Goodnight Mommy


Melissa Jameson
Focus on Adoption magazine

I knock gently on my son’s door. No answer. I open the door, and peer in. I can just make out the sleeping body, huddled underneath a pile of blankets.

I go into the room, peel back the covers, and stroke my finger along his cheek. “10 more minutes,” he says.

“OK,” I say, turning to leave the room.

“No, in your bed.”

He gets out of his bed and, still half asleep, walks across the hall to my room. He crawls under my duvet  and snuggles in.

There are times I have to pinch myself as a reminder, that, yes, I am a mom. That the 11-year-old boy  sitting in the backseat of the car, singing along to The Beatles’ “Back in the U.S.S.R.”, is my son. That this  past summer, my life changed forever in ways I never imagined. You see, older child adoption was not  something I had been considering.

I should clarify that last sentence. I wasn’t considering adopting a pre-teen. When my adoption journey  began two years ago, I was set on adopting a toddler. At the suggestion of my adoption social worker I expanded my age range to include children from birth up to age seven. I stuck to that age range like glue, until the day I received an email from my adoption social worker asking me to read a profile on the  Ministry of Children and Family Development adoption bulletin. Then suddenly everything flew out the window, and I knew that this boy was mine.

That email was sent to me in January 2013. It was another five months before I finally got to meet my son. Looking back, I can’t believe how quickly the adoption process went. Yet, I would be lying if I didn’t say the pre-adoption process was difficult. I had meetings with my social worker, my son’s guardianship and  adoption workers, and his foster parents. I met with doctors, resource teachers, psychologists. No matter what information I was given about my son’s needs, I wasn’t deterred. The longer I waited, the more firm I was in my knowledge that he was mine.

I’ll be the first to admit that adopting an older child isn’t always easy. There are times I struggle to  understand my son’s connection to members of his birth family. I have had to bite my tongue on more  than one occasion, quietly reminding myself that despite everything, my son will always have attachments to, feelings for, and memories of his birth family. Because even if I’d read it in adoption literature 100  times, the reality doesn’t sink in until it actually happens.

Food is a constant battle in our household. Every meal is critiqued by a set of rules only my son  understands. I have learned not to take these criticisms personally, but there are times they still hurt. The other night he said to me, “You make the best fries.” I filed that rare compliment away for future reference along with the several other dinner time meals I seem to have “got right.”

He is still working on calling me “Mom.” The other night when I tucked him into bed he said, “Goodnight, Mommy.” A moment later he tells me it’s weird calling me Mom. I tell him that’s OK. The truth is, it is hard, but hearing him say, “I love you” makes up for it. 

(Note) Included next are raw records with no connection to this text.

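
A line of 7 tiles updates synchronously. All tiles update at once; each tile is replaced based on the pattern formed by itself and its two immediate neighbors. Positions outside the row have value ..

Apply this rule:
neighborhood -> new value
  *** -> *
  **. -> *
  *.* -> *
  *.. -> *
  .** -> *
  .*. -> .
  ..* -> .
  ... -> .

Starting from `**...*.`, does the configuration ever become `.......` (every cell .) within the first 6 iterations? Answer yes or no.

no

***...*
****...
*****..
******.
*******
*******
iteration 6 is *******, still not uniform .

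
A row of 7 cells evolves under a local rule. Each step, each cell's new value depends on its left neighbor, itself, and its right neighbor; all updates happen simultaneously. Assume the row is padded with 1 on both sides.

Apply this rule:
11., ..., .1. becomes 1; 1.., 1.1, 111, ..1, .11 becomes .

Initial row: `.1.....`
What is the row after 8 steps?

step 1: .1.111.
step 2: .1...1.
step 3: .1.1.1.
step 4: .1.1.1.  (fixed point — unchanged through step 8)

.1.1.1.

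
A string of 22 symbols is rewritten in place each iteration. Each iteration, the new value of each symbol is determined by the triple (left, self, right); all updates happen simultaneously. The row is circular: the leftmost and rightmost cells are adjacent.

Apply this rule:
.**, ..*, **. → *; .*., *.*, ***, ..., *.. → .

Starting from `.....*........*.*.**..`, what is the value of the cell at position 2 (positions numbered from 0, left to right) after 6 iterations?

....*........*....**..
...*........*....***..
..*........*....**.*..
.*........*....***....
*........*....**.*....
........*....***.....*
position 2 holds .

.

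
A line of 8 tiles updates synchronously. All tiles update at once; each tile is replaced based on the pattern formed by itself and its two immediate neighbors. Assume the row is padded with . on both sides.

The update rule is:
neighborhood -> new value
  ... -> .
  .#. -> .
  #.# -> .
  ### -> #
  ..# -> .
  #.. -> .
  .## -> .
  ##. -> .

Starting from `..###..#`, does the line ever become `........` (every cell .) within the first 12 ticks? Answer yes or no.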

Five Tips for Adopting an Older Child

1. Pick your battles. When you adopt an older child you are accepting another human being into your home who has already developed likes and dislikes, and may have been parented differently from how you plan to parent. At first, my pre-teen dragged his blanket everywhere, from the dining room table to the grocery store. Now, we have a no-blanket-at-the-table rule, and the only time it leaves the house is if we are  going on a road trip or to the movies.

2. Ask for help. A fellow single adoptive parent was shocked that I went three months without any respite. People often think of offering a hand when an infant arrives, but they may not realize what bringing an older child into a new home involves. Ask friends and family for help, and specify what you need, even if it’s just some help with the laundry.

3. Communicate with service providers before your placement begins. This was a great way to connect with my son’s school, voice concerns, and meet the staff. Our first IEP meeting was relaxed because we already had the small talk out of the way and could ensure my son was set up with the services he needed.

4. Relax, every single day. Even if it’s 10 pm and the sink is full of dishes, take five minutes for yourself. Meditate, soak in a bubble bath, read a novel, watch TV or just sit and stare at the ceiling. Better yet,  practice your Ujjayi (calming) breath. Trust me, at some point knowing this breath will come in handy.

5. Learn something new together. Not only is it an opportunity to build self-esteem and develop new skills, it puts both you and your child on a level playing field. Art classes, martial arts, sports, and music are all great starting points.

Melissa Jameson is a single parent to a pre-teen boy she is adopting through the B.C. Ministry of Children and Family Development. As the adoption is not yet finalized, identifying information has been removed.